Margaret Sullivan, media critic for The Washington Post, said on CNN's "Reliable Sources" that Chatham was the better of "two lousy options," the other being Alden Global Capital, which owns MediaNews Group and about a third of Tribune Co.
"Chatham is majority owner of Canada’s largest newspaper chain, Postmedia Network Canada. The hedge fund said, “Chatham is committed to preserving newsroom jobs and independent journalism that serve and inform local communities during this important time.”
Sullivan said, "I find that a little hard to believe because hedge funds have not been the best newspaper owners," but she said that among McClatchy people she had talked with: "There is something of a sense of relief."
Mayors of four cities served by McClatchy wrote the bankruptcy judge last week, asking him to consider the impact of the sales on the communities it serves.
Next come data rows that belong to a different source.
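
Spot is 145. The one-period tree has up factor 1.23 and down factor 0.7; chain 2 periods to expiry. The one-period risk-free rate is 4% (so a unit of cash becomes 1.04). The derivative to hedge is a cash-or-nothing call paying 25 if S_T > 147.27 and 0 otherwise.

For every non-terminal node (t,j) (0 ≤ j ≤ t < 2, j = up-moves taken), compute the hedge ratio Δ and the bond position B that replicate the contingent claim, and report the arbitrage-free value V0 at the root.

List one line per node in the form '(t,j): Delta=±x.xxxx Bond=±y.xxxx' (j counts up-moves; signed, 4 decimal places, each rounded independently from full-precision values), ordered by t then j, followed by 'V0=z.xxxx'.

The replicating-portfolio and risk-neutral prices coincide; use p* = (1.04−0.7)/(1.23−0.7) = 0.6415 for the latter.
Terminal values V(2,·): V(2,0)=0.0000, V(2,1)=0.0000, V(2,2)=25.0000
(1,0): S=101.5000. Δ = (V_up−V_dn)/(S_up−S_dn) = (0.0000−0.0000)/(124.8450−71.0500) = 0.0000. V = [p*·0.0000 + (1−p*)·0.0000]/1.04 = 0.0000. B = V − Δ·S = 0.0000.
(1,1): S=178.3500. Δ = (V_up−V_dn)/(S_up−S_dn) = (25.0000−0.0000)/(219.3705−124.8450) = 0.2645. V = [p*·25.0000 + (1−p*)·0.0000]/1.04 = 15.4209. B = V − Δ·S = -31.7489.
(0,0): S=145.0000. Δ = (V_up−V_dn)/(S_up−S_dn) = (15.4209−0.0000)/(178.3500−101.5000) = 0.2007. V = [p*·15.4209 + (1−p*)·0.0000]/1.04 = 9.5122. B = V − Δ·S = -19.5839.
Check: Δ(0,0)·S0 + B(0,0) = 9.5122 = V0.

(0,0): Delta=0.2007 Bond=-19.5839
(1,0): Delta=0.0000 Bond=0.0000
(1,1): Delta=0.2645 Bond=-31.7489
V0=9.5122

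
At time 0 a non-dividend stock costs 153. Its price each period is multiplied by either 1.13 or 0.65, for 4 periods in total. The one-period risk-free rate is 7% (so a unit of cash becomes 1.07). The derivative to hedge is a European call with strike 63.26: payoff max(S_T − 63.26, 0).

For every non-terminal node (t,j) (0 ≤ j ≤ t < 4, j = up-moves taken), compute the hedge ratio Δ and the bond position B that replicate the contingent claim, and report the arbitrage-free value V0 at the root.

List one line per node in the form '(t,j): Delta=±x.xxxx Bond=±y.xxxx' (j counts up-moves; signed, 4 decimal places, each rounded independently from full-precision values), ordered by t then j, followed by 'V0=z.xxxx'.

Risk-neutral probability p* = (R−d)/(u−d) = (1.07−0.65)/(1.13−0.65) = 0.8750.
Terminal payoffs: V(4,0)=0.0000, V(4,1)=0.0000, V(4,2)=19.2820, V(4,3)=80.2361, V(4,4)=186.2025
(3,0): S=42.0176. Δ = (V_up−V_dn)/(S_up−S_dn) = (0.0000−0.0000)/(47.4799−27.3115) = 0.0000. V = [p*·0.0000 + (1−p*)·0.0000]/1.07 = 0.0000. B = V − Δ·S = 0.0000.
(3,1): S=73.0460. Δ = (V_up−V_dn)/(S_up−S_dn) = (19.2820−0.0000)/(82.5420−47.4799) = 0.5499. V = [p*·19.2820 + (1−p*)·0.0000]/1.07 = 15.7680. B = V − Δ·S = -24.4029.
(3,2): S=126.9877. Δ = (V_up−V_dn)/(S_up−S_dn) = (80.2361−19.2820)/(143.4961−82.5420) = 1.0000. V = [p*·80.2361 + (1−p*)·19.2820]/1.07 = 67.8662. B = V − Δ·S = -59.1215.
(3,3): S=220.7632. Δ = (V_up−V_dn)/(S_up−S_dn) = (186.2025−80.2361)/(249.4625−143.4961) = 1.0000. V = [p*·186.2025 + (1−p*)·80.2361]/1.07 = 161.6417. B = V − Δ·S = -59.1215.
(2,0): S=64.6425. Δ = (V_up−V_dn)/(S_up−S_dn) = (15.7680−0.0000)/(73.0460−42.0176) = 0.5082. V = [p*·15.7680 + (1−p*)·0.0000]/1.07 = 12.8944. B = V − Δ·S = -19.9556.
(2,1): S=112.3785. Δ = (V_up−V_dn)/(S_up−S_dn) = (67.8662−15.7680)/(126.9877−73.0460) = 0.9658. V = [p*·67.8662 + (1−p*)·15.7680]/1.07 = 57.3401. B = V − Δ·S = -51.1978.
(2,2): S=195.3657. Δ = (V_up−V_dn)/(S_up−S_dn) = (161.6417−67.8662)/(220.7632−126.9877) = 1.0000. V = [p*·161.6417 + (1−p*)·67.8662]/1.07 = 140.1120. B = V − Δ·S = -55.2537.
(1,0): S=99.4500. Δ = (V_up−V_dn)/(S_up−S_dn) = (57.3401−12.8944)/(112.3785−64.6425) = 0.9311. V = [p*·57.3401 + (1−p*)·12.8944]/1.07 = 48.3966. B = V − Δ·S = -44.1986.
(1,1): S=172.8900. Δ = (V_up−V_dn)/(S_up−S_dn) = (140.1120−57.3401)/(195.3657−112.3785) = 0.9974. V = [p*·140.1120 + (1−p*)·57.3401]/1.07 = 121.2762. B = V − Δ·S = -51.1652.
(0,0): S=153.0000. Δ = (V_up−V_dn)/(S_up−S_dn) = (121.2762−48.3966)/(172.8900−99.4500) = 0.9924. V = [p*·121.2762 + (1−p*)·48.3966]/1.07 = 104.8282. B = V − Δ·S = -47.0041.
Each (Δ,B) replicates both successor values, so the strategy is self-financing and V0 is arbitrage-free.

(0,0): Delta=0.9924 Bond=-47.0041
(1,0): Delta=0.9311 Bond=-44.1986
(1,1): Delta=0.9974 Bond=-51.1652
(2,0): Delta=0.5082 Bond=-19.9556
(2,1): Delta=0.9658 Bond=-51.1978
(2,2): Delta=1.0000 Bond=-55.2537
(3,0): Delta=0.0000 Bond=0.0000
(3,1): Delta=0.5499 Bond=-24.4029
(3,2): Delta=1.0000 Bond=-59.1215
(3,3): Delta=1.0000 Bond=-59.1215
V0=104.8282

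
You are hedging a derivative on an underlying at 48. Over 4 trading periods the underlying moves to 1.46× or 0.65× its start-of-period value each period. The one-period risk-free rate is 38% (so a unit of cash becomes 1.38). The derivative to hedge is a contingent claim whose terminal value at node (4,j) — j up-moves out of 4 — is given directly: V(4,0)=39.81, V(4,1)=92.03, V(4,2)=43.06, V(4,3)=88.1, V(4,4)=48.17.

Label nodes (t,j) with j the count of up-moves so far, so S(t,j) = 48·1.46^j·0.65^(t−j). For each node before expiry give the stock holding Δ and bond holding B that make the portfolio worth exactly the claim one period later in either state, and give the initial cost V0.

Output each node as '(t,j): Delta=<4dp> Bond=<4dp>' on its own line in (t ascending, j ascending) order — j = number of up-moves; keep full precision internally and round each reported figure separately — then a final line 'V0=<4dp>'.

(0,0): Delta=-0.1921 Bond=25.6624
(1,0): Delta=0.5896 Bond=11.0258
(1,1): Delta=-0.2303 Bond=38.0869
(2,0): Delta=-1.7194 Bond=62.0402
(2,1): Delta=0.7022 Bond=10.0841
(2,2): Delta=-0.2758 Bond=57.2148
(3,0): Delta=4.8907 Bond=-1.5181
(3,1): Delta=-2.0419 Bond=95.1644
(3,2): Delta=0.8361 Bond=5.0122
(3,3): Delta=-0.3300 Bond=87.0598
V0=16.4406

Since d<R<u, set p* = (R−d)/(u−d) = 0.9012; price each node as the discounted p*-expectation of its children.
At expiry t=4: V(4,0)=39.8100, V(4,1)=92.0300, V(4,2)=43.0600, V(4,3)=88.1000, V(4,4)=48.1700
(3,0): S=13.1820. Δ = (V_up−V_dn)/(S_up−S_dn) = (92.0300−39.8100)/(19.2457−8.5683) = 4.8907. V = [p*·92.0300 + (1−p*)·39.8100]/1.38 = 62.9511. B = V − Δ·S = -1.5181.
(3,1): S=29.6088. Δ = (V_up−V_dn)/(S_up−S_dn) = (43.0600−92.0300)/(43.2288−19.2457) = -2.0419. V = [p*·43.0600 + (1−p*)·92.0300]/1.38 = 34.7076. B = V − Δ·S = 95.1644.
(3,2): S=66.5059. Δ = (V_up−V_dn)/(S_up−S_dn) = (88.1000−43.0600)/(97.0986−43.2288) = 0.8361. V = [p*·88.1000 + (1−p*)·43.0600]/1.38 = 60.6171. B = V − Δ·S = 5.0122.
(3,3): S=149.3825. Δ = (V_up−V_dn)/(S_up−S_dn) = (48.1700−88.1000)/(218.0985−97.0986) = -0.3300. V = [p*·48.1700 + (1−p*)·88.1000]/1.38 = 37.7636. B = V − Δ·S = 87.0598.
(2,0): S=20.2800. Δ = (V_up−V_dn)/(S_up−S_dn) = (34.7076−62.9511)/(29.6088−13.1820) = -1.7194. V = [p*·34.7076 + (1−p*)·62.9511]/1.38 = 27.1718. B = V − Δ·S = 62.0402.
(2,1): S=45.5520. Δ = (V_up−V_dn)/(S_up−S_dn) = (60.6171−34.7076)/(66.5059−29.6088) = 0.7022. V = [p*·60.6171 + (1−p*)·34.7076]/1.38 = 42.0711. B = V − Δ·S = 10.0841.
(2,2): S=102.3168. Δ = (V_up−V_dn)/(S_up−S_dn) = (37.7636−60.6171)/(149.3825−66.5059) = -0.2758. V = [p*·37.7636 + (1−p*)·60.6171]/1.38 = 29.0005. B = V − Δ·S = 57.2148.
(1,0): S=31.2000. Δ = (V_up−V_dn)/(S_up−S_dn) = (42.0711−27.1718)/(45.5520−20.2800) = 0.5896. V = [p*·42.0711 + (1−p*)·27.1718]/1.38 = 29.4200. B = V − Δ·S = 11.0258.
(1,1): S=70.0800. Δ = (V_up−V_dn)/(S_up−S_dn) = (29.0005−42.0711)/(102.3168−45.5520) = -0.2303. V = [p*·29.0005 + (1−p*)·42.0711]/1.38 = 21.9503. B = V − Δ·S = 38.0869.
(0,0): S=48.0000. Δ = (V_up−V_dn)/(S_up−S_dn) = (21.9503−29.4200)/(70.0800−31.2000) = -0.1921. V = [p*·21.9503 + (1−p*)·29.4200]/1.38 = 16.4406. B = V − Δ·S = 25.6624.
Check: Δ(0,0)·S0 + B(0,0) = 16.4406 = V0.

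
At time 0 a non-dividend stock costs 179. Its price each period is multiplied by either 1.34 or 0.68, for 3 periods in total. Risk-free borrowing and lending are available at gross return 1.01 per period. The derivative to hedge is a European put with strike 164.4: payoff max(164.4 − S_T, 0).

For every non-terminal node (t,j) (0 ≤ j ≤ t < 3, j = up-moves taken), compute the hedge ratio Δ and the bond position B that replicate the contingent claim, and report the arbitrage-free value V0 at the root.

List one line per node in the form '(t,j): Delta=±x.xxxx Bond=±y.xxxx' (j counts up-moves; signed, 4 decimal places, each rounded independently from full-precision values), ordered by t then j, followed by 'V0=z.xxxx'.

(0,0): Delta=-0.3352 Bond=92.5935
(1,0): Delta=-0.6662 Bond=133.8096
(1,1): Delta=-0.1673 Bond=53.2293
(2,0): Delta=-1.0000 Bond=162.7723
(2,1): Delta=-0.4969 Bond=107.5231
(2,2): Delta=0.0000 Bond=0.0000
V0=32.5855

Risk-neutral probability p* = (R−d)/(u−d) = (1.01−0.68)/(1.34−0.68) = 0.5000.
At expiry t=3: V(3,0)=108.1167, V(3,1)=53.4887, V(3,2)=0.0000, V(3,3)=0.0000
Node (2,0) S=82.7696: V=(p*·53.4887+(1−p*)·108.1167)/1.01=80.0027; Δ=(53.4887−108.1167)/(110.9113−56.2833)=-1.0000; B=V−Δ·S=162.7723
Node (2,1) S=163.1048: V=(p*·0.0000+(1−p*)·53.4887)/1.01=26.4796; Δ=(0.0000−53.4887)/(218.5604−110.9113)=-0.4969; B=V−Δ·S=107.5231
Node (2,2) S=321.4124: V=(p*·0.0000+(1−p*)·0.0000)/1.01=0.0000; Δ=(0.0000−0.0000)/(430.6926−218.5604)=0.0000; B=V−Δ·S=0.0000
Node (1,0) S=121.7200: V=(p*·26.4796+(1−p*)·80.0027)/1.01=52.7140; Δ=(26.4796−80.0027)/(163.1048−82.7696)=-0.6662; B=V−Δ·S=133.8096
Node (1,1) S=239.8600: V=(p*·0.0000+(1−p*)·26.4796)/1.01=13.1087; Δ=(0.0000−26.4796)/(321.4124−163.1048)=-0.1673; B=V−Δ·S=53.2293
Node (0,0) S=179.0000: V=(p*·13.1087+(1−p*)·52.7140)/1.01=32.5855; Δ=(13.1087−52.7140)/(239.8600−121.7200)=-0.3352; B=V−Δ·S=92.5935
Self-financing check: at every node Δ·S+B equals the discounted successor values.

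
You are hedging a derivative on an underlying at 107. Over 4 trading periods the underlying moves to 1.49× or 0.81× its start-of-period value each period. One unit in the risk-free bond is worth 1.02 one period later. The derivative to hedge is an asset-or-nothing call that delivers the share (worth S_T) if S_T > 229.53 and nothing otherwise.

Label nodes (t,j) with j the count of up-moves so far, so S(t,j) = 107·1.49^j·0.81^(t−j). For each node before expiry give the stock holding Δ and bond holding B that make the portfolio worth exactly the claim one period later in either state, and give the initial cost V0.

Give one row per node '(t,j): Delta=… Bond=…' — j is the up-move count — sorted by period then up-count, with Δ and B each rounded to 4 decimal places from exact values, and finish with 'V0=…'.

(0,0): Delta=0.8261 Bond=-62.3927
(1,0): Delta=0.4459 Bond=-30.6919
(1,1): Delta=1.2886 Bond=-137.3828
(2,0): Delta=0.0000 Bond=0.0000
(2,1): Delta=0.9885 Bond=-101.3710
(2,2): Delta=1.6538 Bond=-226.8780
(3,0): Delta=0.0000 Bond=0.0000
(3,1): Delta=0.0000 Bond=0.0000
(3,2): Delta=2.1912 Bond=-334.8139
(3,3): Delta=1.0000 Bond=0.0000
V0=25.9996

The replicating-portfolio and risk-neutral prices coincide; use p* = (1.02−0.81)/(1.49−0.81) = 0.3088 for the latter.
Payoff layer (t=4): V(4,0)=0.0000, V(4,1)=0.0000, V(4,2)=0.0000, V(4,3)=286.6999, V(4,4)=527.3863
  t=3,j=0: stock 56.8642 → up 84.7276 (V=0.0000), down 46.0600 (V=0.0000). Price 0.0000; hedge Δ=0.0000, bond B=0.0000.
  t=3,j=1: stock 104.6020 → up 155.8570 (V=0.0000), down 84.7276 (V=0.0000). Price 0.0000; hedge Δ=0.0000, bond B=0.0000.
  t=3,j=2: stock 192.4161 → up 286.6999 (V=286.6999), down 155.8570 (V=0.0000). Price 86.8036; hedge Δ=2.1912, bond B=-334.8139.
  t=3,j=3: stock 353.9505 → up 527.3863 (V=527.3863), down 286.6999 (V=286.6999). Price 353.9505; hedge Δ=1.0000, bond B=0.0000.
  t=2,j=0: stock 70.2027 → up 104.6020 (V=0.0000), down 56.8642 (V=0.0000). Price 0.0000; hedge Δ=0.0000, bond B=0.0000.
  t=2,j=1: stock 129.1383 → up 192.4161 (V=86.8036), down 104.6020 (V=0.0000). Price 26.2814; hedge Δ=0.9885, bond B=-101.3710.
  t=2,j=2: stock 237.5507 → up 353.9505 (V=353.9505), down 192.4161 (V=86.8036). Price 165.9852; hedge Δ=1.6538, bond B=-226.8780.
  t=1,j=0: stock 86.6700 → up 129.1383 (V=26.2814), down 70.2027 (V=0.0000). Price 7.9572; hedge Δ=0.4459, bond B=-30.6919.
  t=1,j=1: stock 159.4300 → up 237.5507 (V=165.9852), down 129.1383 (V=26.2814). Price 68.0639; hedge Δ=1.2886, bond B=-137.3828.
  t=0,j=0: stock 107.0000 → up 159.4300 (V=68.0639), down 86.6700 (V=7.9572). Price 25.9996; hedge Δ=0.8261, bond B=-62.3927.
Each (Δ,B) replicates both successor values, so the strategy is self-financing and V0 is arbitrage-free.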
In Kentucky, McClatchy's Lexington Herald-Leader, unlike most other metropolitan newspapers, serves a large rural area: Eastern Kentucky.
“Yes, the newspaper holds our feet to the fire through investigative stories and in-depth coverage,” Lexington Mayor Linda Gorton wrote. “While it’s not always comfortable, it’s always important to challenge the decisions cities make, and to deeply examine the actions of government.”
Noting her city's population of 325,000 "Unlike major media markets, we do not have a large press corps." The Herald-Leader has three journalists in Eastern Kentucky, two of them funded by Report for America. Gorton is a Republican, but her office is nonpartisan.